En este marco, manifestó que “el proyecto contempla además modificaciones importantes sobre la estructura actual del puente”, dijo, confirmando que “se eliminaría una de las veredas laterales para ganar espacio de circulación vehicular”.
“Hoy tenemos dos veredas de un metro cuarenta cada una. La idea es sacar una sola, la que está río abajo, porque ahí solamente hay un caño viejo que ya no se usa”, explicó.
En cambio, aclaró que “la otra vereda no puede intervenirse debido a que allí se encuentran instalaciones esenciales”.
“Por la otra vereda pasa el acueducto y los cables importantes de la luz LED”, detalló.
Según contó, la empresa que diseñó originalmente el puente incluso planteó la “posibilidad futura de construir una vereda externa colgante para compensar la eliminación de la actual”.
“Nos dijeron que el puente estaría en condiciones de bancarse tranquilamente otra vereda colgante. Pero eso sería otra etapa y obviamente tendría un costo mucho mayor”, aclaró.
El dato que explica el colapso diario
Durante la entrevista, Fresia también reveló estadísticas obtenidas mediante cámaras de videovigilancia instaladas en la rotonda y en Ruta 7 para medir el flujo real de tránsito.
“Hace años atrás el paso total era de 1.800 vehículos por hora, ahora nos está dando 1.600 vehículos por hora cruzando hacia Margen Sur”, explicó.
Sin embargo, sostuvo que “el verdadero problema es que la demanda supera ampliamente esa capacidad”.
“Necesitaríamos que pasen más de 2.200 vehículos por hora para evitar embotellamientos”, advirtió.
Según indicó, el tercer carril permitiría “elevar significativamente la capacidad operativa del puente”.
“Con otro carril podríamos superar fácilmente los 3.000 vehículos por hora”, aseguró.
Para Fresia, el problema central no está en las “rotondas sino en el cuello de botella que representa actualmente el puente, el problema explota en las rotondas, pero el problema real está en el puente, que no deja pasar más de 1.600 vehículos por hora”, remarcó.
“Necesitamos descongestionar rápido”
Finalmente, Fresia destacó la voluntad política mostrada por el Municipio y se mostró optimista respecto de la continuidad del proyecto.
“He notado muy buen diálogo y muy buena predisposición por parte del Ejecutivo, del intendente, de Obras Públicas y de todos los funcionarios”, afirmó.
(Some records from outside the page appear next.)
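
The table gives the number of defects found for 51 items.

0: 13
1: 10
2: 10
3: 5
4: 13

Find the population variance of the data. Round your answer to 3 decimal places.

Values: 0, 1, 2, 3, 4
n = 51, Σfx = 97, mean = 1.9020
Σfx² = 303
Σf(x − x̄)² = Σfx² − (Σfx)²/n = 303 − 97²/51 = 118.5098
Population variance = 118.5098 / 51 = 2.3237

2.324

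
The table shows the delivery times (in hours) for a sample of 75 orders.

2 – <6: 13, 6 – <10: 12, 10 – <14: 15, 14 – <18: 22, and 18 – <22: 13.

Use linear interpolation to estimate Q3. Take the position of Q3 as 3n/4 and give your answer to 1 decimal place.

Cumulative frequencies: 13, 25, 40, 62, 75
n = 75; position = 3n/4 = 56.25.
This falls in the class 14 – <18: L = 14, F = 40, f = 22, h = 4.
Upper quartile ≈ 14 + ((56.25 − 40) / 22) × 4 = 16.9545

17.0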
También remarcó que la necesidad de avanzar es urgente debido al crecimiento constante de Margen Sur y a la imposibilidad actual de pensar en un nuevo puente financiado por Nación.
“Hoy necesitamos algo rápido y económico porque el problema lo tenemos ya”, sostuvo.
Y cerró con una definición que resume el espíritu de la iniciativa al exponer que “necesitamos descongestionar más rápido, necesitamos un carril más”.